Chinese regulators last week cleared the manufacturers of hepatitis B vaccines of any connection to the deaths of nearly 20 children around the country, but that did not keep them from having their operations suspended. It turns out 5 of the vaccine makers had yet to hit a Jan. 1 deadline to meet new manufacturing standards announced four years ago.
According to China's state news agency Xinhua, the country's three largest hep B vaccine makers, BioKangtai, Tiantan Biological Products and Dalian Hissen Bio-Pharm, are among those whose operations have been suspended until they show they are meeting the new standards. They are allowed to continue to sell product produced before the first of the year. Those three account for about 80% of the vaccine production in the country, Xinhua reported.
Drug and health regulators, often criticized for slow responses to health issues, sprang into action last month after reports surfaced that vaccinated children had died. They launched a probe and ordered a hold on millions of doses of hep B vaccines. But last week, they assured the country that there is no connection with children getting shots through China's national vaccination program and that they are investigating at least 9 of the 17 deaths, Reuters reported, citing Xinhua. They are awaiting autopsies on the other 8, but no link has been found thus far. According to the Associated Press, the deaths were attributed to conditions ranging from pneumonia to suffocation. The children, all under the age of 5, came from 9 provinces across China.

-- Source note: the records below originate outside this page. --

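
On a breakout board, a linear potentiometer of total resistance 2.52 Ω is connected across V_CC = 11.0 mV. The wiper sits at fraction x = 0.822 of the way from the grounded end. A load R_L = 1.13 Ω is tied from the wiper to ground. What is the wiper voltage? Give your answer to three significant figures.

V_out ≈ 6.82 mV

The pot divides into 0.4486 Ω above the wiper and 2.071 Ω below.
R_L loads the lower segment: effective lower R = 0.7311 Ω.
Loaded-divider output: V_out = 11.0 × 0.6198 = 6.817 mV.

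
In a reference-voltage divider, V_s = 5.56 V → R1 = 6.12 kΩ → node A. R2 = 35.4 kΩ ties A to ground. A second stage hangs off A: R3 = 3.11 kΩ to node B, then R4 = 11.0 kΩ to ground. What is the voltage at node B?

Node A sees R2 in parallel with the series input of stage 2, R3 + R4 = 14.11 kΩ.
R2 ‖ (R3+R4) = 10.09 kΩ.
V_A = 5.56 × 10.09/(6.12 + 10.09) = 3.461 V.
Stage 2 is unloaded, so V_B = V_A · R4/(R3+R4) = 3.461 × 11.0/14.11 = 2.698 V.

V_B ≈ 2.70 V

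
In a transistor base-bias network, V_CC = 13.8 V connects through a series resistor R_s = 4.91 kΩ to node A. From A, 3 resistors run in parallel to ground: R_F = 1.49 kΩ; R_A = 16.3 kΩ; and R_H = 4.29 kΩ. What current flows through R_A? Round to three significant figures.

I ≈ 0.147 mA

Combine the parallel branches: R_p = (1/1.49 + 1/16.3 + 1/4.29)⁻¹ = 1.036 kΩ.
V_A by voltage divider: V_A = 13.8 × 1.036/(4.91 + 1.036) = 2.404 V.
Branch current I = V_A/R_A = 2.404/16.3 = 0.1475 mA.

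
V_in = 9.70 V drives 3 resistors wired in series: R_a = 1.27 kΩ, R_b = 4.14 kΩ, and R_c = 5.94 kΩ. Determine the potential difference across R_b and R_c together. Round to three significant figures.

V ≈ 8.61 V

ΣR = 1.27 + 4.14 + 5.94 = 11.35 kΩ.
R_{R_b..R_c} = 4.14 + 5.94 = 10.08 kΩ.
Voltage divider: V = V_in · (10.08 / 11.35) = 9.70 × 0.8881 = 8.615 V.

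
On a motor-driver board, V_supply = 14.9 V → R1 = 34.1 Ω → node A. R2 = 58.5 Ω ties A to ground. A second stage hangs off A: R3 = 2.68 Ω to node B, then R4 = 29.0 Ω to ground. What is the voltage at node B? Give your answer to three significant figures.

V_B ≈ 5.13 V

The second stage (R3 + R4 = 31.68 Ω) loads node A in parallel with R2.
Effective lower resistance at A: R2 ‖ 31.68 = 20.55 Ω.
So V_A = 14.9 × 0.3760 = 5.603 V.
Then the unloaded second divider: V_B = V_A × R4/(R3+R4) = 5.603 × 0.9154 = 5.129 V.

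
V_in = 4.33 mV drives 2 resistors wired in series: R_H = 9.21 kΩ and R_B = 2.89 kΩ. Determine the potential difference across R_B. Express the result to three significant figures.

ΣR = 9.21 + 2.89 = 12.10 kΩ.
Voltage divider: V = V_in · (2.890 / 12.10) = 4.33 × 0.2388 = 1.034 mV.

V ≈ 1.03 mV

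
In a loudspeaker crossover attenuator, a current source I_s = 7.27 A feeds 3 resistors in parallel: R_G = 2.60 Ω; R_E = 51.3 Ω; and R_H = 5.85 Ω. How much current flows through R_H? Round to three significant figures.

Conductances: ΣG = 1/2.60 + 1/51.3 + 1/5.85 = 0.5750 (1/Ω).
Current divider: I(R_H) = I_s · G_k/ΣG = 7.27 × (0.1709/0.5750) = 7.27 × 0.2973 = 2.161 A.

I ≈ 2.16 A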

Li Guoqing, an official with the China Food and Drug Administration, said that BioKangtai, which made most of the suspect doses, was cleared of any lapses in vaccine quality or production problems related to the deaths, Reuters reported. BioKangtai, which according to some accounts produces up to 60% of the hep B vaccines in China, launched in 1992 with government support, as well as a big helping hand from Merck ($MRK), which provided manufacturing expertise and donated the technology to make the vaccine. At the time, about 2 million children a year were being diagnosed with the condition, leading China to institute an early childhood vaccination program for the disease.
China has struggled to keep up with oversight on food safety and health issues even as the public has become increasingly vocal about its concerns. In 2003, the country was found to be covering up the spread of SARS and bird flu. Counterfeit medicines are a problem in many rural areas, not to mention often peddled globally on the Internet. But Chinese authorities say they are stepping up efforts to improve the quality of drug and food production. The new program was announced last week by Zhang Yong, who heads China's FDA, although no details were provided about how the agency intends to do it.